2.1. Documents Required to Establish a Branch Office in Turkey
- Application Letter
- Incorporation Notification Form
- Chamber Registry Declaration
- Passport and Residence Permit of the foreign representative of the company
- Notarized Turkish translation of the following documents:
- The certified copy of the articles of association and the document containing the company registration records
- The parent company’s decision to set up a branch in Turkey (which must be apostilled)
- A document given by the competent authority according to the Law of the place where the parent company is incorporated that the whole procedure has been completed (which must be apostilled). The original form has to be added.
- Power of attorney assigned by the parent company to the branch representative in Turkey together with the original document.
- A declaration that includes basic information regarding the parent company.

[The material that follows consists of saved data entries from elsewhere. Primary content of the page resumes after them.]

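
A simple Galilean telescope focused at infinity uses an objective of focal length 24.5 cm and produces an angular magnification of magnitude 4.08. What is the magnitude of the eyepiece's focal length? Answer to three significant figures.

|M| = f_obj/|f_eye|, so |f_eye| = f_obj/|M| = 24.5/4.08 = 6.005 cm.
(The eyepiece is diverging, so its signed focal length is -6.005 cm.)

6.00 cm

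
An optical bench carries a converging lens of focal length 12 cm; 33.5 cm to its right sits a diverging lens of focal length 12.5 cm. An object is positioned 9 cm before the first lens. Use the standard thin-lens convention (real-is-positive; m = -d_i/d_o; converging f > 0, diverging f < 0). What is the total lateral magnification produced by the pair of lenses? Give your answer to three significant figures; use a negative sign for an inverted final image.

First lens: d_i1 = 1/(1/12 - 1/9) = -36.000 cm.
m_1 = -(-36.000)/9 = 4.0000.
With d_i1 < 0 the first image is virtual and lies on the object side; the object distance for lens 2 is d_o2 = 33.5 - (-36.000) = 69.500 cm.
Second lens: d_i2 = 1/(1/(-12.5) - 1/(69.500)) = -10.595 cm.
m_2 = -(-10.595)/(69.500) = 0.1524.
Overall magnification: m = m_1 m_2 = 0.6098.

0.610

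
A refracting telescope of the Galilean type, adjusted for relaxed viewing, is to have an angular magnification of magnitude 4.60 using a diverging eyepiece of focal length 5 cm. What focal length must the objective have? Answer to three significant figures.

|M| = f_obj/|f_eye|, so f_obj = |M| x |f_eye| = 4.6 x 5 = 23.000 cm.

23.0 cm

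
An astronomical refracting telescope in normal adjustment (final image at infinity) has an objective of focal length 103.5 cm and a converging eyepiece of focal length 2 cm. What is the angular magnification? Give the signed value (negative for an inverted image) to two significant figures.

M = -f_obj/f_eye = -103.5/(2) = -51.750.

-52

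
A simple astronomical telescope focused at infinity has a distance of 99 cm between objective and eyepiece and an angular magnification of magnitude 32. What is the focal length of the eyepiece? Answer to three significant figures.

3.00 cm

In normal adjustment the tube length equals f_obj + f_eye and |M| = f_obj/f_eye.
So f_obj = 32 f_eye and 32 f_eye + f_eye = 99 cm, giving f_eye = 99/33 = 3.000 cm and f_obj = 96.000 cm.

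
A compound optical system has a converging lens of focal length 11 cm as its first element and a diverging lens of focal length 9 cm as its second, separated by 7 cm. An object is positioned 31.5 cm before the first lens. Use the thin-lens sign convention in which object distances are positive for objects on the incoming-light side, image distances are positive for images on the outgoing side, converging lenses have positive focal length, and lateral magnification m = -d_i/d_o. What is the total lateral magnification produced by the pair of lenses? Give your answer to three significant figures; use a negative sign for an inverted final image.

Applying the thin-lens equation to the first lens, 1/11 = 1/31.5 + 1/d_i1, which gives d_i1 = 16.902 cm.
Its lateral magnification is m_1 = -d_i1/d_o1 = -(16.902)/31.5 = -0.5366.
This image would form 16.902 cm past lens 1, i.e. 9.902 cm beyond lens 2, so it is a virtual object for lens 2: d_o2 = 7 - 16.902 = -9.902 cm.
Applying the thin-lens equation again with f_2 = -9 cm and d_o2 = -9.902 cm gives d_i2 = -98.757 cm.
m_2 = -(-98.757)/(-9.902) = -9.9730.
Total m = m_1 x m_2 = (-0.5366)(-9.9730) = 5.3514.

5.35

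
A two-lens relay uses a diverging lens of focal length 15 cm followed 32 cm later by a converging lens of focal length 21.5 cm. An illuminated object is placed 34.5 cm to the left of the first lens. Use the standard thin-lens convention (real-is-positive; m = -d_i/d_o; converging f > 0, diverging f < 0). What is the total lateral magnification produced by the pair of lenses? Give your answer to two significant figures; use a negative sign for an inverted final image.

Applying the thin-lens equation to the first lens, 1/(-15) = 1/34.5 + 1/d_i1, which gives d_i1 = -10.455 cm.
Its lateral magnification is m_1 = -d_i1/d_o1 = -(-10.455)/34.5 = 0.3030.
The intermediate image is virtual, 10.455 cm to the left of lens 1, so d_o2 = L - d_i1 = 32 - (-10.455) = 42.455 cm.
Applying the thin-lens equation again with f_2 = 21.5 cm and d_o2 = 42.455 cm gives d_i2 = 43.560 cm.
m_2 = -(43.560)/(42.455) = -1.0260.
The system's lateral magnification is m_1 m_2 = (0.3030)(-1.0260) = -0.3109.

-0.31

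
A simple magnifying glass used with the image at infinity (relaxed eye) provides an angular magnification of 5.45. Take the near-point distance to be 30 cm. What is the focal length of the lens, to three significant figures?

5.50 cm

For the image at infinity, M = D/f.
f = D/M = 30/5.45 = 5.505 cm.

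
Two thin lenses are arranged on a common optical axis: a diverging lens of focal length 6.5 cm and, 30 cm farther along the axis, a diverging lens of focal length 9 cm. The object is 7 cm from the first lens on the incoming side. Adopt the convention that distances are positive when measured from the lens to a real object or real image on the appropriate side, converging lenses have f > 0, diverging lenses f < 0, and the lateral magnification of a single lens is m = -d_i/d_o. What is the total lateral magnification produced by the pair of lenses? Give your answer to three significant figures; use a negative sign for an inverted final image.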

It must contain trade name, business subject, date of establishment, type and amount of capital, website, whether is from a member of the EU, also these informations for the branch office and must be signed by the authorized body of the parent company with the together original specimen.
- The parent company’s Certificate of Incorporation and Certificate of Good Standing.

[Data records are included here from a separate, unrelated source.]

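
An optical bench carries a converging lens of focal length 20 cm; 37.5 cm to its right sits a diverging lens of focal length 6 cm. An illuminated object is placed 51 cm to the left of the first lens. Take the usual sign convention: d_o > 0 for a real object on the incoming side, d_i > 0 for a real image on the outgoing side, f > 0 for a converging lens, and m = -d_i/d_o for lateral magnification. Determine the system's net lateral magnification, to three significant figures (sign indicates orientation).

First lens: d_i1 = 1/(1/20 - 1/51) = 32.903 cm.
m_1 = -(32.903)/51 = -0.6452.
Object distance for lens 2: d_o2 = 37.5 - 32.903 = 4.597 cm.
Second lens: d_i2 = 1/(1/(-6) - 1/(4.597)) = -2.603 cm.
m_2 = -(-2.603)/(4.597) = 0.5662.
Overall magnification: m = m_1 m_2 = -0.3653.

-0.365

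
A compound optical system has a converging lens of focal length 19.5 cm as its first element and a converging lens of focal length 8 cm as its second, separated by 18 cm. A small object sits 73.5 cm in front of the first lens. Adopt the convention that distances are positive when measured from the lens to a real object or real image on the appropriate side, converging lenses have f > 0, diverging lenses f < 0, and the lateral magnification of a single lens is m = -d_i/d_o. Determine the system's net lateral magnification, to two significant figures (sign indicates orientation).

-0.17

First lens: d_i1 = 1/(1/19.5 - 1/73.5) = 26.542 cm.
m_1 = -(26.542)/73.5 = -0.3611.
This image would form 26.542 cm past lens 1, i.e. 8.542 cm beyond lens 2, so it is a virtual object for lens 2: d_o2 = 18 - 26.542 = -8.542 cm.
Second lens: d_i2 = 1/(1/8 - 1/(-8.542)) = 4.131 cm.
m_2 = -(4.131)/(-8.542) = 0.4836.
Overall magnification: m = m_1 m_2 = -0.1746.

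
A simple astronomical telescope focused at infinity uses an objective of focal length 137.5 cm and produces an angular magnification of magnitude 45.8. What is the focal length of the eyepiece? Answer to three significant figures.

3.00 cm

|M| = f_obj/f_eye, so f_eye = f_obj/|M| = 137.5/45.8 = 3.002 cm.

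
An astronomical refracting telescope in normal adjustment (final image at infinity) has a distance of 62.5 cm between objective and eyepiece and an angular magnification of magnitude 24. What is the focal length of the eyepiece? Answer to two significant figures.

In normal adjustment the tube length equals f_obj + f_eye and |M| = f_obj/f_eye.
So f_obj = 24 f_eye and 24 f_eye + f_eye = 62.5 cm, giving f_eye = 62.5/25 = 2.500 cm and f_obj = 60.000 cm.

2.5 cm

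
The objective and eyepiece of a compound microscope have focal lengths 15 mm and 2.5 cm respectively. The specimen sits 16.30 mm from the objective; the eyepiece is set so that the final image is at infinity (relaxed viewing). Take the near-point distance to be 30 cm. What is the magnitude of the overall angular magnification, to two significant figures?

Convert to cm: f_obj = 15 mm = 1.5 cm; d_o = 16.30 mm = 1.63 cm.
Objective: 1/d_i = 1/f_obj - 1/d_o = 1/1.5 - 1/1.63 = 0.05317 cm^-1, so d_i = 18.808 cm.
m_obj = -d_i/d_o = -18.808/1.63 = -11.538.
Eyepiece angular magnification (image at infinity): M_eye = D/f_e = 30/2.5 = 12.000.
Overall M = m_obj x M_eye = (-11.538)(12.000) = -138.46.
|M| = 138.46.

140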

- Permission to establish a branch by the Ministry of Trade
- LIAISON OFFICE
The Liaison Office is the last alternative for doing business in Turkey, albeit with a rather limited scope. The liaison office is an option for investors who do not wish to establish an LLC or JSC.
Liaison office is regulated under The Foreign Direct Investments Law numbered 4875 and dated 17.06.2003. A Liaison Office may be established with the permission of the Ministry of Industry and Technology. This establishment and management license granted by the Ministry of Industry and Technology is valid for a period of three years.

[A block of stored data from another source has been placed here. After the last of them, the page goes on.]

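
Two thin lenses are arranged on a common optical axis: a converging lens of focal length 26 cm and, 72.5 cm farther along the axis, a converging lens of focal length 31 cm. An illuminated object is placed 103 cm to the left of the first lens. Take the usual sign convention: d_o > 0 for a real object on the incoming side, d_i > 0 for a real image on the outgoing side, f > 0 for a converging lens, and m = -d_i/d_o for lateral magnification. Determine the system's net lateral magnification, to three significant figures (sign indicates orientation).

1.56

Lens 1: 1/d_i1 = 1/f_1 - 1/d_o1 = 1/26 - 1/103 = 0.02875 cm^-1, so d_i1 = 34.779 cm.
m_1 = -(34.779)/103 = -0.3377.
That image sits 37.721 cm in front of the second lens, so d_o2 = 37.721 cm.
Lens 2: 1/d_i2 = 1/f_2 - 1/d_o2 = 1/31 - 1/(37.721) = 0.00575 cm^-1, so d_i2 = 173.989 cm.
m_2 = -(173.989)/(37.721) = -4.6126.
The system's lateral magnification is m_1 m_2 = (-0.3377)(-4.6126) = 1.5575.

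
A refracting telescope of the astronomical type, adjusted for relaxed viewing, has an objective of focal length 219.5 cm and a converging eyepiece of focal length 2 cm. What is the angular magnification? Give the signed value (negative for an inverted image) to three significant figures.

M = -f_obj/f_eye = -219.5/(2) = -109.750.

-110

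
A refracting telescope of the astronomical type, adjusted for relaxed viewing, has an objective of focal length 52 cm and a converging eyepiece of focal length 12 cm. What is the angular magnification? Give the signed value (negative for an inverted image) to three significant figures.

M = -f_obj/f_eye = -52/(12) = -4.333.

-4.33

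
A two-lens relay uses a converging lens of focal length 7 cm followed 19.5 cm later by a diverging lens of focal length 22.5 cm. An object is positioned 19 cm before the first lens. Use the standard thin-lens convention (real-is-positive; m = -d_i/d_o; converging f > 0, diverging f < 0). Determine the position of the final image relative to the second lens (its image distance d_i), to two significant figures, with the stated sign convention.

First lens: d_i1 = 1/(1/7 - 1/19) = 11.083 cm.
Object distance for lens 2: d_o2 = 19.5 - 11.083 = 8.417 cm.
Second lens: d_i2 = 1/(1/(-22.5) - 1/(8.417)) = -6.125 cm.

-6.1 cm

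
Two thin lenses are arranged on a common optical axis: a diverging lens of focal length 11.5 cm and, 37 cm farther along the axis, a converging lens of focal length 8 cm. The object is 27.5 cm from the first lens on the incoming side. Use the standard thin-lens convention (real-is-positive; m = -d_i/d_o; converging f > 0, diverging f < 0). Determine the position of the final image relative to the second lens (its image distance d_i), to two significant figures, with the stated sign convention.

Lens 1: 1/d_i1 = 1/f_1 - 1/d_o1 = 1/(-11.5) - 1/27.5 = -0.12332 cm^-1, so d_i1 = -8.109 cm.
The intermediate image is virtual, 8.109 cm to the left of lens 1, so d_o2 = L - d_i1 = 37 - (-8.109) = 45.109 cm.
Lens 2: 1/d_i2 = 1/f_2 - 1/d_o2 = 1/8 - 1/(45.109) = 0.10283 cm^-1, so d_i2 = 9.725 cm.

9.7 cm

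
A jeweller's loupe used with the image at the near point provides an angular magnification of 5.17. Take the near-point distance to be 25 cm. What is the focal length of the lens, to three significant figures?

6.00 cm

For the image at the near point, M = 1 + D/f.
f = D/(M - 1) = 25/(5.17 - 1) = 5.995 cm.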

While liaison offices offer a number of advantages and exemptions to foreign companies in Turkey, they are also subject to additional restrictions compared to branch offices and affiliates under Turkish law. In particular, certain activities that can be done through branch offices and affiliates cannot be done by liaison offices, since they are an extension of their foreign parent company and do not have an independent legal personality. The main purpose of liaison offices is marketing, promoting, representing, hosting, information transfer, technical support etc. According to the Turkish Foreign Direct Investments Law no.4875:
“The Undersecretariat is authorised to permit foreign companies established under the laws of foreign countries to open liaison offices, provided that they do not engage in commercial activities in Turkey.”[4]
As a result of the prohibition of commercial activities, the expenses of a liaison office are covered up by the parent company. In connection with the above-referred limitations, liaison offices are not obliged to pay VAT (Value Added Tax), corporate tax, and stamp duty. Also foreign employees brought from abroad and paid by the foreign company are exempt from income tax.[5]
There is no required minimum capital requirement for establishment of a liaison office. A liaison office is represented by a liaison office representative who may be a Turkish citizen or a foreigner.
3.1. Required Documents to Establish A Liaison Office in Turkey
- Incorporation application must include the following:
- trade name, address and activity field of the foreign company,
- address, tel no, e-mail, tax no of the liaison office,
- the number of personnel (must be specified as foreigners and Turkish citizens)
- representative of the liaison office
- areas in which the liaison office shall carry out activities
b .Letter of the scope of the liaison office’s activity and a statement that the liaison office shall not have commercial activities.
These documents must be signed by an authorized person of the foreign company and must be translated into Turkish by a sworn certified translator.
- The Certificate of Activity of the parent company approved by the relevant Turkish Consulate or apostilled.
- The income statement of the foreign company
- Power of attorney granted to represent and manage the liaison office.